7 thoughts on “Four words I want to hear: “Iron Law of Bureaucracy.””
  1. Money cannot replace parents choosing to instill a love of learning – and reading as an enabling mechanism – in their kids. Without that, no matter how much is spent the results will be not be what you want.

    Me, I was lucky. I was reading well above grade level and I still remember the first “real” book I read on my own. 🙂

  2. “…tried to cut every literacy program…”

    Bullshit. Show me where Ms. DeVils suggested eliminating primary school. Or parents reading to, and tutoring, children.

    But, I am not surprised. When you “own” the plantation, you have an abundant supply of shit. Why not spread it around?

  3. How much of that money actually goes to educating students instead of the multiple levels of bureaucrats running it? First you’ve got the federal DOE. Then that money trickles to the state DOE which has to fund itself, then the local systems which have their own bureaucrats to finance. All have their own buildings, offices, utilities, salaries, and support personnel.

    After that, in Illinois at least, 50% avg of school budgets go towards funding pensions. One lobbyist got a full teacher’s pension when he sub’bed one day in his carreer and used a trick to ‘buy’ the rest of his time.

    1. And there’s one of the reasons I was glad to move out of illinois: the unfunded pension liabilities are scary big, and I have zero desire to be a homeowner or worker in the state when they come home to roost.

  4. I can’t believe you left the Dem paradise of Illinois. I am looking for suggestions on where to move out of here.

  5. “Perhaps the solution would be figuring out where the money went in all the places that got funds and still had reading problems and then putting some administrators in prison.

    Government is the only place where you can get a raise and promotion for having an 83% failure rate at the one job you have. ”

    This would indicate that the teachers are the only ones responsible for the educational success of the students. This ignores the fact that many parents and students don’t want to learn. I used to think the same way, until I retired from my career and became a teacher.
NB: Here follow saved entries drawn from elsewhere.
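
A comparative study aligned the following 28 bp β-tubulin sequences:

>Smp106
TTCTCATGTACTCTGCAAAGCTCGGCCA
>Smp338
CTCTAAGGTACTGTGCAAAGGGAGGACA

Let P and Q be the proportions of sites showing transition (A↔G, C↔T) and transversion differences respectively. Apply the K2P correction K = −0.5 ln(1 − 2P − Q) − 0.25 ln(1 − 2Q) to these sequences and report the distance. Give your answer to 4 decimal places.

0.3672

Differing sites — 1:T/C (Ti); 5:C/A (Tv); 7:T/G (Tv); 13:C/G (Tv); 21:C/G (Tv); 22:T/G (Tv); 23:C/A (Tv); 26:C/A (Tv).
Of the 8 differences, 1 transition and 7 transversions over 28 sites: P = 1/28 = 0.035714, Q = 7/28 = 0.250000.
d = −0.5·ln(0.678572) − 0.25·ln(0.500000) = −0.5·(-0.387765) − 0.25·(-0.693147) = 0.3672.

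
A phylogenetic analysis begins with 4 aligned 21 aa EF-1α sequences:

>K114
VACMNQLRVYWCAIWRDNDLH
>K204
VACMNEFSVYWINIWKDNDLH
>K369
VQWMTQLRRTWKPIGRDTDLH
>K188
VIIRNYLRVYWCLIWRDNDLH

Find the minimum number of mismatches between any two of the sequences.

5

Pairwise Hamming distances:
  K114 vs K204: 6
  K114 vs K369: 9
  K114 vs K188: 5
  K204 vs K369: 13
  K204 vs K188: 9
  K369 vs K188: 11
The smallest is 5, between K114 and K188.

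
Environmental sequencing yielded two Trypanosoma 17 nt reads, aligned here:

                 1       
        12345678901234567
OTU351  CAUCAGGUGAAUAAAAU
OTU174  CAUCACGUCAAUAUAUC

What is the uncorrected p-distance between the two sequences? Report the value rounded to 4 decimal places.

Differing sites — 6:G/C; 9:G/C; 14:A/U; 16:A/U; 17:U/C.
There are 5 differences over 17 sites, so p = 5/17 = 0.2941.

0.2941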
    I have a student who has been absent 64 times this year. Today was our 124th day of school.

    I have a student whose mother checks her out every day at 1 o’clock. Why? Because the child has a job, and needs to get there. The mother, when confronted about this, said, “A woman has got to earn a living.”

    I have countless stories of parents and students who just don’t care. No matter how good of a job that a teacher does, no one can make someone learn.

    The counter argument is to claim that we should not keep paying for schooling for students who won’t or can’t learn, but that is impossible. The Supreme Court has ruled that all children in the USA have a constitutional right to an education at public expense. Whether they want it or not. Whether we want to pay for it or not. The real solution is to get rid of the ones who refuse to learn and spend our resources where they will do the most good, but instead we spend most of our resources on the lazy, the handicapped, and the unwilling.

  6. My wife was a teacher in South Dakota. I know what you are talking about. Every one of her Native American students dropped out at 16, which was the dropout age in SD, because they could make more money in total combined welfare and assistance programs (some only available to Natives) than they could with a job that payed (if I remember correctly) about $17 per hour.

    I get that.

    So then why waste the money on kids who are not grateful for it and will take advantage of it?

    Also, this is why I favor creating some sort of modernized version of the Victorian Poorhouse. If you are this much of a failure, than in exchange for goverment assistance you have to give up freedom. You want housing? You have to live in our dorm, go to school when we tell you, work when we tell you, eat what we serve you, and learn to be a functioning member of society.

    If you want complete freedom, you have to fend for your self.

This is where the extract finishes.